Андрейке и Наташе пришлось на год оставить учёбу в школе, но им, как и всем тем ребятам, которые остались в городе, работы хватало: дети помогали в госпиталях, подростки в вечернее время вместе с милицией патрулировали улицы, дежурили на крышах домов в моменты авионалётов, сбрасывая вниз «зажигалки», предотвращая тем самым возможные пожары.

А война громыхала уже чуть ли не под окнами москвичей. Начался ноябрь, а вместе с ним начались и морозы. В обесточенном городе не хватало продовольствия, воды и тепла. И всё-таки Москва жила. Люди понимали, что их беды  несравнимы с трагедией умирающего от голода Ленинграда. Люди  вели себя самоотверженно. Рыли водоёмы, заготавливали бочки с водой. С вёдрами, корзинами, мешками, все таскали песок на чердаки, в подвалы, на лестничные клетки, к подъездам. Для укрытия людей делались землянки, щели, бомбоубежища.

После указа о затемнении города москвичи столкнулись с проблемой темноты. Это было неожиданно, непривычно, да и попросту страшно. Люди даже натыкались на улицах друг на друга. В ноябре 1941 года в продаже появились светящиеся в темноте карточки, которые можно было прикрепить к одежде, стоили они 1 рубль 60 копеек.

Мыло стало очень дорогим подарком. В народе даже песенка появилась:

«Ах, зачем я тебя полюбила?

Победил ты, как фрица, меня!

Подарю я тебе кусок мыла,

Хочешь – мойся, а хочешь – сменяй!»

И на некогда шумных московских площадях, и  в маленьких Арбатских двориках люди пытались как-то приспособиться к этой новой реальности. Пережив растерянность, испуг, панику и отчаяние москвичи приспособились, собрались, крепко сжали зубы и продолжали жить. Москва не просто жила, а развивалась. Как не странно, в городе работало метро, в парикмахерской можно было постричься, в пекарнях выпекали хлеб, в кинотеатрах показывали любимые кинофильмы.

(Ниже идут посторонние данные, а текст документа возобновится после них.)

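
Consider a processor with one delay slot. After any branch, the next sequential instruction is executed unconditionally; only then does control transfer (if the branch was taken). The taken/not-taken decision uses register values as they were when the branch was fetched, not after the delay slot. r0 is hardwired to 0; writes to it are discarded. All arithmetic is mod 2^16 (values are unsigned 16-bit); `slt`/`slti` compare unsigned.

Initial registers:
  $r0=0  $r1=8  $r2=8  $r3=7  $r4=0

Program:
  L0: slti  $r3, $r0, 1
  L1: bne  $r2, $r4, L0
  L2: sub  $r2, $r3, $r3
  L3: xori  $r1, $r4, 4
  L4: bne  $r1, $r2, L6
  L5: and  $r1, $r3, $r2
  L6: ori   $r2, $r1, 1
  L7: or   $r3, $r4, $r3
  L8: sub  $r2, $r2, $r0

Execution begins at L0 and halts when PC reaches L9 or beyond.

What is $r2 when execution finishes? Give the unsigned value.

PC=0  slti  $r3, $r0, 1      | $r0=0 $r1=8 $r2=8 $r3=1 $r4=0
PC=1  bne  $r2, $r4, L0      | $r0=0 $r1=8 $r2=8 $r3=1 $r4=0  [TAKEN]
PC=2  sub  $r2, $r3, $r3     | $r0=0 $r1=8 $r2=0 $r3=1 $r4=0
PC=0  slti  $r3, $r0, 1      | $r0=0 $r1=8 $r2=0 $r3=1 $r4=0
PC=1  bne  $r2, $r4, L0      | $r0=0 $r1=8 $r2=0 $r3=1 $r4=0  [not taken]
PC=2  sub  $r2, $r3, $r3     | $r0=0 $r1=8 $r2=0 $r3=1 $r4=0
PC=3  xori  $r1, $r4, 4      | $r0=0 $r1=4 $r2=0 $r3=1 $r4=0
PC=4  bne  $r1, $r2, L6      | $r0=0 $r1=4 $r2=0 $r3=1 $r4=0  [TAKEN]
PC=5  and  $r1, $r3, $r2     | $r0=0 $r1=0 $r2=0 $r3=1 $r4=0
PC=6  ori   $r2, $r1, 1      | $r0=0 $r1=0 $r2=1 $r3=1 $r4=0
PC=7  or   $r3, $r4, $r3     | $r0=0 $r1=0 $r2=1 $r3=1 $r4=0
PC=8  sub  $r2, $r2, $r0     | $r0=0 $r1=0 $r2=1 $r3=1 $r4=0

1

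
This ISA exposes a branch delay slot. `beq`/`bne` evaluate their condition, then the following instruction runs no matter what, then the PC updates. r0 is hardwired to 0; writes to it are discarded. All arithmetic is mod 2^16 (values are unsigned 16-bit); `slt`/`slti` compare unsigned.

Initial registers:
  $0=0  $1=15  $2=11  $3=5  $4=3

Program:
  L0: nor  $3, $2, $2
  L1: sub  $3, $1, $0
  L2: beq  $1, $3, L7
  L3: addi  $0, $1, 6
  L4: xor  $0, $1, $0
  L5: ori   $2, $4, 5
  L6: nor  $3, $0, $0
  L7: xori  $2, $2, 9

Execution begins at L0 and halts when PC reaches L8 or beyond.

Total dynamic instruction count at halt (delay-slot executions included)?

5

PC=0  nor  $3, $2, $2        | $0=0 $1=15 $2=11 $3=65524 $4=3
PC=1  sub  $3, $1, $0        | $0=0 $1=15 $2=11 $3=15 $4=3
PC=2  beq  $1, $3, L7        | $0=0 $1=15 $2=11 $3=15 $4=3  [TAKEN]
PC=3  addi  $0, $1, 6        | $0=0 $1=15 $2=11 $3=15 $4=3
PC=7  xori  $2, $2, 9        | $0=0 $1=15 $2=2 $3=15 $4=3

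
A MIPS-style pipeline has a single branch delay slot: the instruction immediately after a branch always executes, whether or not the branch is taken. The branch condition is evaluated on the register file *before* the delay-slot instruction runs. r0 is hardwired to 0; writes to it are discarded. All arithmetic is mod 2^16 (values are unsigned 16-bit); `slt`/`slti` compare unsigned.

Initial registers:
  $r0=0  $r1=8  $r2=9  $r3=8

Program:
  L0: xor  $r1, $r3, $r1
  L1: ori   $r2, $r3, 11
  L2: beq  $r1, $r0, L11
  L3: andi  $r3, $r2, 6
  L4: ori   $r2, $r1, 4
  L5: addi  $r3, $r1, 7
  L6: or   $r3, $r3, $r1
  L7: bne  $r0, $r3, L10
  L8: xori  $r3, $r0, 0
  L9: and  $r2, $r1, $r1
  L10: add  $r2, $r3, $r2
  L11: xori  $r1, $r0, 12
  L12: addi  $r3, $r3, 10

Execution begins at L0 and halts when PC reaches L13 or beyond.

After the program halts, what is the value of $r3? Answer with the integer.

12

[0] xor  $r1, $r3, $r1  →  {$r0:0, $r1:0, $r2:9, $r3:8}
[1] ori   $r2, $r3, 11  →  {$r0:0, $r1:0, $r2:11, $r3:8}
[2] beq  $r1, $r0, L11  →  {$r0:0, $r1:0, $r2:11, $r3:8}  ⟨branch taken⟩
[3] andi  $r3, $r2, 6  →  {$r0:0, $r1:0, $r2:11, $r3:2}
[11] xori  $r1, $r0, 12  →  {$r0:0, $r1:12, $r2:11, $r3:2}
[12] addi  $r3, $r3, 10  →  {$r0:0, $r1:12, $r2:11, $r3:12}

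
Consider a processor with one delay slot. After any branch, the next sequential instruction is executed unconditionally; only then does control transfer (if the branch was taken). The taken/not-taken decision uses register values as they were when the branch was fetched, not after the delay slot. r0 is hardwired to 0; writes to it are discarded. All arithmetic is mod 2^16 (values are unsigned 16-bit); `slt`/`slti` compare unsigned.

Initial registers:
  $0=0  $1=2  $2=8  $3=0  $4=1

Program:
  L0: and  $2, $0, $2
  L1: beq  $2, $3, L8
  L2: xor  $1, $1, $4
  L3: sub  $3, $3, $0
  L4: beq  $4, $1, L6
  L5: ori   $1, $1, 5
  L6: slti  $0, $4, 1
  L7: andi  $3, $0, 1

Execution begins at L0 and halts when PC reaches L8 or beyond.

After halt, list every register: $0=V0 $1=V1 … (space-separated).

[0] and  $2, $0, $2  →  {$0:0, $1:2, $2:0, $3:0, $4:1}
[1] beq  $2, $3, L8  →  {$0:0, $1:2, $2:0, $3:0, $4:1}  ⟨branch taken⟩
[2] xor  $1, $1, $4  →  {$0:0, $1:3, $2:0, $3:0, $4:1}

$0=0 $1=3 $2=0 $3=0 $4=1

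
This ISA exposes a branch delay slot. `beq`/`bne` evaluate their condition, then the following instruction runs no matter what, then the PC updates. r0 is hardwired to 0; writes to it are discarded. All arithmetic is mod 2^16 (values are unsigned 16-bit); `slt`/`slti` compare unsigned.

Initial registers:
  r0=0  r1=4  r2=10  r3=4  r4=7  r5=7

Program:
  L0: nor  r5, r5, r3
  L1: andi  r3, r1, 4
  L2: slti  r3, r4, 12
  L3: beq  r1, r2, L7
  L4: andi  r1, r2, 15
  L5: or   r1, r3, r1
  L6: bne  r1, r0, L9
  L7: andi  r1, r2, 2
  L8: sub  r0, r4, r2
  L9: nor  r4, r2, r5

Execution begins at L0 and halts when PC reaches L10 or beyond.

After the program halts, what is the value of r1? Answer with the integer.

PC=0  nor  r5, r5, r3        | r0=0 r1=4 r2=10 r3=4 r4=7 r5=65528
PC=1  andi  r3, r1, 4        | r0=0 r1=4 r2=10 r3=4 r4=7 r5=65528
PC=2  slti  r3, r4, 12       | r0=0 r1=4 r2=10 r3=1 r4=7 r5=65528
PC=3  beq  r1, r2, L7        | r0=0 r1=4 r2=10 r3=1 r4=7 r5=65528  [not taken]
PC=4  andi  r1, r2, 15       | r0=0 r1=10 r2=10 r3=1 r4=7 r5=65528
PC=5  or   r1, r3, r1        | r0=0 r1=11 r2=10 r3=1 r4=7 r5=65528
PC=6  bne  r1, r0, L9        | r0=0 r1=11 r2=10 r3=1 r4=7 r5=65528  [TAKEN]
PC=7  andi  r1, r2, 2        | r0=0 r1=2 r2=10 r3=1 r4=7 r5=65528
PC=9  nor  r4, r2, r5        | r0=0 r1=2 r2=10 r3=1 r4=5 r5=65528

2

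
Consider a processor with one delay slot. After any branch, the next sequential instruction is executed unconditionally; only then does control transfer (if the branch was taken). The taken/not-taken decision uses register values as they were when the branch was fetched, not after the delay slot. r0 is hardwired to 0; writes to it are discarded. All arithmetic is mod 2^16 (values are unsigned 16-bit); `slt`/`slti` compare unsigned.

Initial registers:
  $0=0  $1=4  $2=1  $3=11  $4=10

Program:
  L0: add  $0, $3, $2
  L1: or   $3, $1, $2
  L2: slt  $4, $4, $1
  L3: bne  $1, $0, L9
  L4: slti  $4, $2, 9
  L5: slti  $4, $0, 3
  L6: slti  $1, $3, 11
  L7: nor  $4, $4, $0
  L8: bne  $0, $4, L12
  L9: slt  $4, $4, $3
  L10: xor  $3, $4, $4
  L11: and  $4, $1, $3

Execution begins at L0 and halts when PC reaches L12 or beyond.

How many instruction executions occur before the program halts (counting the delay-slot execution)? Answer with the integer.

8

  step pc=0: add  $0, $3, $2  regs=(0,4,1,11,10)
  step pc=1: or   $3, $1, $2  regs=(0,4,1,5,10)
  step pc=2: slt  $4, $4, $1  regs=(0,4,1,5,0)
  step pc=3: bne  $1, $0, L9  cond=T  regs=(0,4,1,5,0)
  step pc=4: slti  $4, $2, 9  regs=(0,4,1,5,1)
  step pc=9: slt  $4, $4, $3  regs=(0,4,1,5,1)
  step pc=10: xor  $3, $4, $4  regs=(0,4,1,0,1)
  step pc=11: and  $4, $1, $3  regs=(0,4,1,0,0)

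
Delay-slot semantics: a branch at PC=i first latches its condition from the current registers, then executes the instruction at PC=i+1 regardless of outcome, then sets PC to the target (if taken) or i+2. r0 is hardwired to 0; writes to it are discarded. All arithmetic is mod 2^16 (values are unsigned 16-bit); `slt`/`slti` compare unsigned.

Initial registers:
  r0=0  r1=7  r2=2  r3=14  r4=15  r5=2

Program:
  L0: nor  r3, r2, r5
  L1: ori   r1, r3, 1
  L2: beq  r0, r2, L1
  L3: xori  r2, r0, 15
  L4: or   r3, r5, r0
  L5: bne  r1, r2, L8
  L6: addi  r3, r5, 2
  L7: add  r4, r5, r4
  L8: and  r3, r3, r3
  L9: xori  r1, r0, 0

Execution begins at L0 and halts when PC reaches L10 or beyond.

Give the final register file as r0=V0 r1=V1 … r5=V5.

r0=0 r1=0 r2=15 r3=4 r4=15 r5=2

  step pc=0: nor  r3, r2, r5  regs=(0,7,2,65533,15,2)
  step pc=1: ori   r1, r3, 1  regs=(0,65533,2,65533,15,2)
  step pc=2: beq  r0, r2, L1  cond=F  regs=(0,65533,2,65533,15,2)
  step pc=3: xori  r2, r0, 15  regs=(0,65533,15,65533,15,2)
  step pc=4: or   r3, r5, r0  regs=(0,65533,15,2,15,2)
  step pc=5: bne  r1, r2, L8  cond=T  regs=(0,65533,15,2,15,2)
  step pc=6: addi  r3, r5, 2  regs=(0,65533,15,4,15,2)
  step pc=8: and  r3, r3, r3  regs=(0,65533,15,4,15,2)
  step pc=9: xori  r1, r0, 0  regs=(0,0,15,4,15,2)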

Из далёкого Свердловска отец Наташи писал о том, что дела у него идут хорошо, что здоровье его пошло на поправку, что люди на Урале очень добродушные, что все его планы прекрасно реализуются, и что скоро он, возможно, приедет в гости. Человеку непосвящённому могло показаться, что это письмо написано незадачливым отпускником, случайно перепутавшим курортный Кавказ и суровый Урал. Но Зинаида Ивановна, читая письмо Андрейкиной маме, комментировала каждую строчку, будто бы знала некий шифр:

– Видишь, «дела идут хорошо» значит, скоро завод пустят. И «здоровье», – пишет, – «пошло на поправку», значит, рабочих в цеха набрали. Ах, Катюша, если бы не Ташкина болезнь, я бы там тоже сейчас рядом с Егором была. Я, знаешь, как там бы сейчас пригодилась! Я же всю технологическую цепочку знаю, любой брак могу определить. А то вот сижу тут без дела. Если бы не твоя поддержка. Вообще не знаю,  как бы мы с Ташкой выкарабкались.

– Ну, ладно. Чего об этом говорить. Ты мне лучше скажи, что дальше делать будешь?

– Нужно мне на работу устраиваться. Делом нужно каким-то заниматься, а то так с ума можно сойти… Опять же карточку рабочую дадут.  Вчера вот на швейку ходила,  в отдел кадров. Ты же знаешь, я шить умею. До войны полдома обшивала.

– Ну и как? Что сказали?

– Сказали пока ждать. Работники-то им нужны, а вот машин свободных нет. Много поломанных после бомбёжек. Сказали, как починят, так мне сообщат.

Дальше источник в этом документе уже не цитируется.